Epoch (American magazine)
From Wikipedia, the free encyclopedia
The cover of an Epoch magazine edition | |
| Editor | Michael Koch |
|---|---|
| Categories | Literary magazine |
| Frequency | Triannual |
| Publisher | Cornell University |
| Founded | 1947 |
| Country | United States |
| Based in | Ithaca, New York |
| Language | English |
| Website | www |
| ISSN | 0145-1391 |
Epoch is a triannual American literary magazine founded in 1947 and published by Cornell University. It has published well-known authors and award-winning work including stories reprinted in The Best American Short Stories series and poems later included in The Best American Poetry series.[1] It publishes fiction, poetry, essays, graphic art, and sometimes cartoons and screenplays, but no literary criticism or book reviews.[1]
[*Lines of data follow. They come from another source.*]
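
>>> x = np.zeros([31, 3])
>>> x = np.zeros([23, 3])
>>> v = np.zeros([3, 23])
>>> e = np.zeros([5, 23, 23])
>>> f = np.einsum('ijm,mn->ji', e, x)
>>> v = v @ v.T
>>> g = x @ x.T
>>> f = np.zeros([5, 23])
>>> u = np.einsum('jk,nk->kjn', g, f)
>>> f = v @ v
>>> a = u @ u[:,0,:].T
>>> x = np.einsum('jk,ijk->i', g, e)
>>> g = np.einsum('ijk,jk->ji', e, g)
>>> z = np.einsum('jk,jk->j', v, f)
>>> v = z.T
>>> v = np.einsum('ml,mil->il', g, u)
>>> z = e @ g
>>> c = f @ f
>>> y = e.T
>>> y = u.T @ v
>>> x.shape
(5,)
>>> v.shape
(23, 5)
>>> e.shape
(5, 23, 23)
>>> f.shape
(3, 3)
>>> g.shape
(23, 5)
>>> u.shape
(23, 23, 5)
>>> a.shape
(23, 23, 23)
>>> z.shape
(5, 23, 5)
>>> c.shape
(3, 3)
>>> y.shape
(5, 23, 5)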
Epoch is staffed by faculty and graduate students from the English Department creative writing program, and edited by Michael Koch. Epoch appears in September, January, and May, with issues generally running 128 to 160 pages.[1]
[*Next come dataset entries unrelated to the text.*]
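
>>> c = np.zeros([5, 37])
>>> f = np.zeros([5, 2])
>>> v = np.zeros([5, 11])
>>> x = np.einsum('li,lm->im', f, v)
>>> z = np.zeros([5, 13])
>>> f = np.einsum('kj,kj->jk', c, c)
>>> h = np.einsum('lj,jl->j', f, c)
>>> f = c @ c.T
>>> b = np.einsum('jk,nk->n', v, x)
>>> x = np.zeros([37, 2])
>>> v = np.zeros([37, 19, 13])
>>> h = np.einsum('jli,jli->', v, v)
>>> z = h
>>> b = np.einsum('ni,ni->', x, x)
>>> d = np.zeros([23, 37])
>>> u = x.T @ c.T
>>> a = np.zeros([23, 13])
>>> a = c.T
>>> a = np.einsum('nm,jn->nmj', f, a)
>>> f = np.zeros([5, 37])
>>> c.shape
(5, 37)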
The magazine was established in 1947[2] by Baxter Hathaway, who arrived at Cornell University the year before to start a creative writing program. Initially, the magazine was a literary quarterly staffed by the English department.[1]
A story from the magazine's first volume was reprinted in Best American Short Stories and all of the fiction from that volume was cited in the anthology. In the 1950s and 1960s, Epoch featured the first published fiction of Thomas Pynchon and Don DeLillo, and early stories by Philip Roth, Stanley Elkin, and Joyce Carol Oates.[1]
Some other poets and writers who have appeared in the magazine are Jacob M. Appel,[3] Annie Dillard, Rick DeMarinis,[4] Jayne Anne Phillips, Andre Dubus, Amy Hempel, Lee K. Abbott, Charles Simic, Leslie Scalapino, Harriet Doerr, Denis Johnson, Ron Hansen,[5] John L'Heureux, Jorie Graham, Micah Perks, and Rick Bass.[6]